Intervention de Marthe Lucas

Commission d'enquête Atteintes à la biodiversité — Réunion du 20 décembre 2016 à 17h55
Audition de M. Arnaud Gossement avocat Mme Marthe Lucas maître de conférences à l'université d'avignon et M. François-Guy Trébulle professeur à l'école de droit de la sorbonne université paris i panthéon-sorbonne

Marthe Lucas :

La cohérence de la jurisprudence est assez difficile à constater. Pour essayer de faire simple, je dirai que le juge administratif contrôle les mesures compensatoires à deux moments différents : l'étude d'impact et l'arrêté d'autorisation.

Pendant longtemps, le juge administratif ne faisait pas de distinction entre les trois éléments du triptyque ERC. Pour lui, dès qu'il y avait des mesures de réduction, il y avait compensation. C'est d'ailleurs une confusion que faisaient le juge, les requérants et l'administration.

Le juge aime s'appuyer sur des textes juridiques précis. Or, la plupart du temps, les textes n'étaient pas précis sur le contenu de l'obligation de compenser. Comment compenser ? Qu'est-ce qu'une mesure de compensation ? Comment définir la restauration de milieu et la recréation ? Le juge avait du mal à sanctionner en l'espèce.

J'ai relevé une grande cohérence par rapport aux schémas directeurs d'aménagement et de gestion des eaux, les SDAGE. Au vu de la transposition de la directive-cadre sur l'eau, qui fixe des objectifs de qualité écologique, les auteurs des SDAGE se sont mis à prévoir des modalités de compensation, qui pouvaient être variables. En gros, ils ont attribué des ratios de compensation, qui allaient de 100 % à 200 %, selon qu'il s'agissait de la destruction d'une zone humide ou de zones d'expansion des crues.

Dès lors que l'on était en présence de ratios très précis, ces schémas allaient plus loin que la réglementation nationale et le juge a pu s'appuyer sur des quotas qu'il était à même de contrôler pour sanctionner la compatibilité de mesures compensatoires au SDAGE.

S'agissant des sites Natura 2000, le principe est que les projets susceptibles d'avoir des conséquences ne doivent pas voir le jour, sauf dérogation si le projet répond à des raisons impératives d'intérêt public majeur, s'il n'existe pas de solution alternative et si des mesures compensatoires sont prévues.

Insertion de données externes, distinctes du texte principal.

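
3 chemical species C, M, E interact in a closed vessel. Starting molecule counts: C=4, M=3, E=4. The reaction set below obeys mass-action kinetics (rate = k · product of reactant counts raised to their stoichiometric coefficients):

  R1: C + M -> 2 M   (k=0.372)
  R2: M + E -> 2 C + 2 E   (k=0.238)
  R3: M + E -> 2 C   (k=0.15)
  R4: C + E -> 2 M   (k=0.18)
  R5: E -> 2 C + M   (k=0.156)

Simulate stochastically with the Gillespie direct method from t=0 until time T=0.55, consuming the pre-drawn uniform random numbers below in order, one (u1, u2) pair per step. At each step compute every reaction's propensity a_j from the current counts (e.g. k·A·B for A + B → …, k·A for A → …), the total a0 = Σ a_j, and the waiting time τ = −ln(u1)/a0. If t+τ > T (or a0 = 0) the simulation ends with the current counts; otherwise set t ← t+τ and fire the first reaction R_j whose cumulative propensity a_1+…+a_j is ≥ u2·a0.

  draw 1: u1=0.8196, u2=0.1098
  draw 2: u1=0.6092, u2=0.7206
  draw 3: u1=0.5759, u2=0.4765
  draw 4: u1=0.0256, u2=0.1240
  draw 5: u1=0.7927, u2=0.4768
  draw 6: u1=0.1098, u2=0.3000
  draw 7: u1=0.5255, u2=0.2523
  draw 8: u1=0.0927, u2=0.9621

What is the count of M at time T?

M at T = 4

t=0.000: C=4 M=3 E=4
Draw 1: a1=4.464, a2=2.856, a3=1.800, a4=2.880, a5=0.624, a0=12.624; τ=−ln(0.8196)/12.624=0.016 → t=0.016; u2·a0=0.1098·12.624=1.386 ≤ a1=4.464 → R1 fires; C=3 M=4 E=4
Draw 2: a1=4.464, a2=3.808, a3=2.400, a4=2.160, a5=0.624, a0=13.456; τ=−ln(0.6092)/13.456=0.037 → t=0.053; u2·a0=0.7206·13.456=9.696; a1+a2=8.272 < 9.696 ≤ a1+…+a3=10.672 → R3 fires; C=5 M=3 E=3
Draw 3: a1=5.580, a2=2.142, a3=1.350, a4=2.700, a5=0.468, a0=12.240; τ=−ln(0.5759)/12.240=0.045 → t=0.098; u2·a0=0.4765·12.240=5.832; a1=5.580 < 5.832 ≤ a1+a2=7.722 → R2 fires; C=7 M=2 E=4
Draw 4: a1=5.208, a2=1.904, a3=1.200, a4=5.040, a5=0.624, a0=13.976; τ=−ln(0.0256)/13.976=0.262 → t=0.360; u2·a0=0.1240·13.976=1.733 ≤ a1=5.208 → R1 fires; C=6 M=3 E=4
Draw 5: a1=6.696, a2=2.856, a3=1.800, a4=4.320, a5=0.624, a0=16.296; τ=−ln(0.7927)/16.296=0.014 → t=0.374; u2·a0=0.4768·16.296=7.770; a1=6.696 < 7.770 ≤ a1+a2=9.552 → R2 fires; C=8 M=2 E=5
Draw 6: a1=5.952, a2=2.380, a3=1.500, a4=7.200, a5=0.780, a0=17.812; τ=−ln(0.1098)/17.812=0.124 → t=0.498; u2·a0=0.3000·17.812=5.344 ≤ a1=5.952 → R1 fires; C=7 M=3 E=5
Draw 7: a1=7.812, a2=3.570, a3=2.250, a4=6.300, a5=0.780, a0=20.712; τ=−ln(0.5255)/20.712=0.031 → t=0.529; u2·a0=0.2523·20.712=5.226 ≤ a1=7.812 → R1 fires; C=6 M=4 E=5
Draw 8: a1=8.928, a2=4.760, a3=3.000, a4=5.400, a5=0.780, a0=22.868; τ=−ln(0.0927)/22.868=0.104 → t=0.633 > T=0.55: stop.
Read off M at T=0.55: 4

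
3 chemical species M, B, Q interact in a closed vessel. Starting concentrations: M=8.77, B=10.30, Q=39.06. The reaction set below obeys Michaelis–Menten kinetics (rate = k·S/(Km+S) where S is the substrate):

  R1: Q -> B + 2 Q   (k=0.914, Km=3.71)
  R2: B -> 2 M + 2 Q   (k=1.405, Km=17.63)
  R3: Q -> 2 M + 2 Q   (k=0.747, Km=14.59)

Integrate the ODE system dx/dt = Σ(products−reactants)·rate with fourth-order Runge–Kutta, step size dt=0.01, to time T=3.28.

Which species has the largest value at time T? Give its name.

Dominant species at T: Q

RK4 with dt=0.01: 328 steps to T=3.28. Trajectory (selected grid times):
t=0.00: M=8.77 B=10.30 Q=39.06
t=0.36: M=9.54 B=10.41 Q=39.93
t=0.73: M=10.33 B=10.53 Q=40.83
t=1.09: M=11.11 B=10.64 Q=41.71
t=1.46: M=11.91 B=10.76 Q=42.62
t=1.82: M=12.70 B=10.87 Q=43.51
t=2.19: M=13.51 B=10.98 Q=44.43
t=2.55: M=14.31 B=11.09 Q=45.32
t=2.92: M=15.13 B=11.20 Q=46.25
t=3.28: M=15.93 B=11.31 Q=47.15
At T=3.28: M=15.93 B=11.31 Q=47.15; the largest is Q.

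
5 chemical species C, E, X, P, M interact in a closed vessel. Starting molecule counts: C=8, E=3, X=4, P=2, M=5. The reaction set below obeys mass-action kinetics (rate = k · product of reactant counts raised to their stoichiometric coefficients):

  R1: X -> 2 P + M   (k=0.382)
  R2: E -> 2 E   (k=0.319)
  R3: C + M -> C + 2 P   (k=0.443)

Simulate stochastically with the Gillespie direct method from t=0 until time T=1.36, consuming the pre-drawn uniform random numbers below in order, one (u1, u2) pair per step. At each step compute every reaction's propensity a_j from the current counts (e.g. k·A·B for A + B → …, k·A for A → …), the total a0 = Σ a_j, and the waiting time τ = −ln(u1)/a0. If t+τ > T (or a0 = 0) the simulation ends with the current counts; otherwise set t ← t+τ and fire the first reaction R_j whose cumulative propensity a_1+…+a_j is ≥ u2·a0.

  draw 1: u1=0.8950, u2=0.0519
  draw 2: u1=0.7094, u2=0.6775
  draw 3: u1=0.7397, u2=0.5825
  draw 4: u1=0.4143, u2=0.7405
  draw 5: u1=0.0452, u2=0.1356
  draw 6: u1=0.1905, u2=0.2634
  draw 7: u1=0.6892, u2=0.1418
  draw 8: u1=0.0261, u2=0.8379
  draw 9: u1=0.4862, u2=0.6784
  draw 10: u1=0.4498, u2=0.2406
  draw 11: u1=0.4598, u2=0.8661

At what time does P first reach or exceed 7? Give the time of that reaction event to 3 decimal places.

t=0.000: C=8 E=3 X=4 P=2 M=5
Draw 1: a1=1.528, a2=0.957, a3=17.720, a0=20.205; τ=−ln(0.8950)/20.205=0.005 → t=0.005; u2·a0=0.0519·20.205=1.049 ≤ a1=1.528 → R1 fires; C=8 E=3 X=3 P=4 M=6
Draw 2: a1=1.146, a2=0.957, a3=21.264, a0=23.367; τ=−ln(0.7094)/23.367=0.015 → t=0.020; u2·a0=0.6775·23.367=15.831; a1+a2=2.103 < 15.831 ≤ a1+…+a3=23.367 → R3 fires; C=8 E=3 X=3 P=6 M=5
Draw 3: a1=1.146, a2=0.957, a3=17.720, a0=19.823; τ=−ln(0.7397)/19.823=0.015 → t=0.035; u2·a0=0.5825·19.823=11.547; a1+a2=2.103 < 11.547 ≤ a1+…+a3=19.823 → R3 fires; C=8 E=3 X=3 P=8 M=4
Draw 4: a1=1.146, a2=0.957, a3=14.176, a0=16.279; τ=−ln(0.4143)/16.279=0.054 → t=0.090; u2·a0=0.7405·16.279=12.055; a1+a2=2.103 < 12.055 ≤ a1+…+a3=16.279 → R3 fires; C=8 E=3 X=3 P=10 M=3
Draw 5: a1=1.146, a2=0.957, a3=10.632, a0=12.735; τ=−ln(0.0452)/12.735=0.243 → t=0.333; u2·a0=0.1356·12.735=1.727; a1=1.146 < 1.727 ≤ a1+a2=2.103 → R2 fires; C=8 E=4 X=3 P=10 M=3
Draw 6: a1=1.146, a2=1.276, a3=10.632, a0=13.054; τ=−ln(0.1905)/13.054=0.127 → t=0.460; u2·a0=0.2634·13.054=3.438; a1+a2=2.422 < 3.438 ≤ a1+…+a3=13.054 → R3 fires; C=8 E=4 X=3 P=12 M=2
Draw 7: a1=1.146, a2=1.276, a3=7.088, a0=9.510; τ=−ln(0.6892)/9.510=0.039 → t=0.499; u2·a0=0.1418·9.510=1.349; a1=1.146 < 1.349 ≤ a1+a2=2.422 → R2 fires; C=8 E=5 X=3 P=12 M=2
Draw 8: a1=1.146, a2=1.595, a3=7.088, a0=9.829; τ=−ln(0.0261)/9.829=0.371 → t=0.870; u2·a0=0.8379·9.829=8.236; a1+a2=2.741 < 8.236 ≤ a1+…+a3=9.829 → R3 fires; C=8 E=5 X=3 P=14 M=1
Draw 9: a1=1.146, a2=1.595, a3=3.544, a0=6.285; τ=−ln(0.4862)/6.285=0.115 → t=0.985; u2·a0=0.6784·6.285=4.264; a1+a2=2.741 < 4.264 ≤ a1+…+a3=6.285 → R3 fires; C=8 E=5 X=3 P=16 M=0
Draw 10: a1=1.146, a2=1.595, a3=0.000, a0=2.741; τ=−ln(0.4498)/2.741=0.291 → t=1.276; u2·a0=0.2406·2.741=0.659 ≤ a1=1.146 → R1 fires; C=8 E=5 X=2 P=18 M=1
Draw 11: a1=0.764, a2=1.595, a3=3.544, a0=5.903; τ=−ln(0.4598)/5.903=0.132 → t=1.408 > T=1.36: stop.
P first becomes ≥ 7 when it reaches 8 at the event at t=0.035.

Threshold first reached at t = 0.035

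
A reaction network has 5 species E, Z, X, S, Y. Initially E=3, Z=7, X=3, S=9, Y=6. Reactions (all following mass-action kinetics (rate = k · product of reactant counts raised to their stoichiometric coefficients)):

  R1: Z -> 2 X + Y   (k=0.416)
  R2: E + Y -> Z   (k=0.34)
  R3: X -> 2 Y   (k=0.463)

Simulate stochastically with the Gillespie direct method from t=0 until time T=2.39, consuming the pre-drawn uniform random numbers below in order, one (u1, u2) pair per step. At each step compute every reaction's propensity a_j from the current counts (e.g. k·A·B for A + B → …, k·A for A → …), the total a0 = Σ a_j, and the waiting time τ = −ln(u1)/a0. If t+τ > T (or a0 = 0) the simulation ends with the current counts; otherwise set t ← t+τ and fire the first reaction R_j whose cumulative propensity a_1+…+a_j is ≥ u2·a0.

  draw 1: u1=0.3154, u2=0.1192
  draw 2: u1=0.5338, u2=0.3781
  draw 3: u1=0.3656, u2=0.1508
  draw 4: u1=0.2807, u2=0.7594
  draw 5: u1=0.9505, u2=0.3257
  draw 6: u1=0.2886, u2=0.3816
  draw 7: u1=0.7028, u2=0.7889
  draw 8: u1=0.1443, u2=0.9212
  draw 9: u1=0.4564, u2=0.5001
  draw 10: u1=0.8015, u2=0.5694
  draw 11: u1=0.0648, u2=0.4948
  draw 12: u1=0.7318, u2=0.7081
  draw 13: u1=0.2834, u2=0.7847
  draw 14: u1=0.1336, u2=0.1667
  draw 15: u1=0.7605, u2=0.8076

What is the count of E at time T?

t=0.000: E=3 Z=7 X=3 S=9 Y=6
Draw 1: a1=2.912, a2=6.120, a3=1.389, a0=10.421; τ=−ln(0.3154)/10.421=0.111 → t=0.111; u2·a0=0.1192·10.421=1.242 ≤ a1=2.912 → R1 fires; E=3 Z=6 X=5 S=9 Y=7
Draw 2: a1=2.496, a2=7.140, a3=2.315, a0=11.951; τ=−ln(0.5338)/11.951=0.053 → t=0.163; u2·a0=0.3781·11.951=4.519; a1=2.496 < 4.519 ≤ a1+a2=9.636 → R2 fires; E=2 Z=7 X=5 S=9 Y=6
Draw 3: a1=2.912, a2=4.080, a3=2.315, a0=9.307; τ=−ln(0.3656)/9.307=0.108 → t=0.271; u2·a0=0.1508·9.307=1.403 ≤ a1=2.912 → R1 fires; E=2 Z=6 X=7 S=9 Y=7
Draw 4: a1=2.496, a2=4.760, a3=3.241, a0=10.497; τ=−ln(0.2807)/10.497=0.121 → t=0.392; u2·a0=0.7594·10.497=7.971; a1+a2=7.256 < 7.971 ≤ a1+…+a3=10.497 → R3 fires; E=2 Z=6 X=6 S=9 Y=9
Draw 5: a1=2.496, a2=6.120, a3=2.778, a0=11.394; τ=−ln(0.9505)/11.394=0.004 → t=0.397; u2·a0=0.3257·11.394=3.711; a1=2.496 < 3.711 ≤ a1+a2=8.616 → R2 fires; E=1 Z=7 X=6 S=9 Y=8
Draw 6: a1=2.912, a2=2.720, a3=2.778, a0=8.410; τ=−ln(0.2886)/8.410=0.148 → t=0.545; u2·a0=0.3816·8.410=3.209; a1=2.912 < 3.209 ≤ a1+a2=5.632 → R2 fires; E=0 Z=8 X=6 S=9 Y=7
Draw 7: a1=3.328, a2=0.000, a3=2.778, a0=6.106; τ=−ln(0.7028)/6.106=0.058 → t=0.602; u2·a0=0.7889·6.106=4.817; a1+a2=3.328 < 4.817 ≤ a1+…+a3=6.106 → R3 fires; E=0 Z=8 X=5 S=9 Y=9
Draw 8: a1=3.328, a2=0.000, a3=2.315, a0=5.643; τ=−ln(0.1443)/5.643=0.343 → t=0.945; u2·a0=0.9212·5.643=5.198; a1+a2=3.328 < 5.198 ≤ a1+…+a3=5.643 → R3 fires; E=0 Z=8 X=4 S=9 Y=11
Draw 9: a1=3.328, a2=0.000, a3=1.852, a0=5.180; τ=−ln(0.4564)/5.180=0.151 → t=1.097; u2·a0=0.5001·5.180=2.591 ≤ a1=3.328 → R1 fires; E=0 Z=7 X=6 S=9 Y=12
Draw 10: a1=2.912, a2=0.000, a3=2.778, a0=5.690; τ=−ln(0.8015)/5.690=0.039 → t=1.136; u2·a0=0.5694·5.690=3.240; a1+a2=2.912 < 3.240 ≤ a1+…+a3=5.690 → R3 fires; E=0 Z=7 X=5 S=9 Y=14
Draw 11: a1=2.912, a2=0.000, a3=2.315, a0=5.227; τ=−ln(0.0648)/5.227=0.524 → t=1.659; u2·a0=0.4948·5.227=2.586 ≤ a1=2.912 → R1 fires; E=0 Z=6 X=7 S=9 Y=15
Draw 12: a1=2.496, a2=0.000, a3=3.241, a0=5.737; τ=−ln(0.7318)/5.737=0.054 → t=1.714; u2·a0=0.7081·5.737=4.062; a1+a2=2.496 < 4.062 ≤ a1+…+a3=5.737 → R3 fires; E=0 Z=6 X=6 S=9 Y=17
Draw 13: a1=2.496, a2=0.000, a3=2.778, a0=5.274; τ=−ln(0.2834)/5.274=0.239 → t=1.953; u2·a0=0.7847·5.274=4.139; a1+a2=2.496 < 4.139 ≤ a1+…+a3=5.274 → R3 fires; E=0 Z=6 X=5 S=9 Y=19
Draw 14: a1=2.496, a2=0.000, a3=2.315, a0=4.811; τ=−ln(0.1336)/4.811=0.418 → t=2.371; u2·a0=0.1667·4.811=0.802 ≤ a1=2.496 → R1 fires; E=0 Z=5 X=7 S=9 Y=20
Draw 15: a1=2.080, a2=0.000, a3=3.241, a0=5.321; τ=−ln(0.7605)/5.321=0.051 → t=2.423 > T=2.39: stop.
Read off E at T=2.39: 0

E at T = 0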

En l'espèce, la compensation est déconnectée de l'étude d'impact. On regarde si l'impact du projet est significatif après les mesures d'évitement et de réduction, ce qui est très prudent, dans la mesure où l'on n'a aucune garantie de pouvoir recréer écologiquement un milieu identique à celui qui a été détruit.

Sur ce point, un arrêt de la cour administrative d'appel de Nantes a contrôlé très sévèrement une mesure compensatoire sur le pont de Donges.

Au-delà, il me semble assez difficile de porter un jugement sur la position du juge administratif. De manière générale, les requérants sont plus précis, donc le juge est aussi plus précis sur la faisabilité des mesures compensatoires. Mais il n'est absolument pas spécialiste pour évaluer le contenu écologique des mesures compensatoires.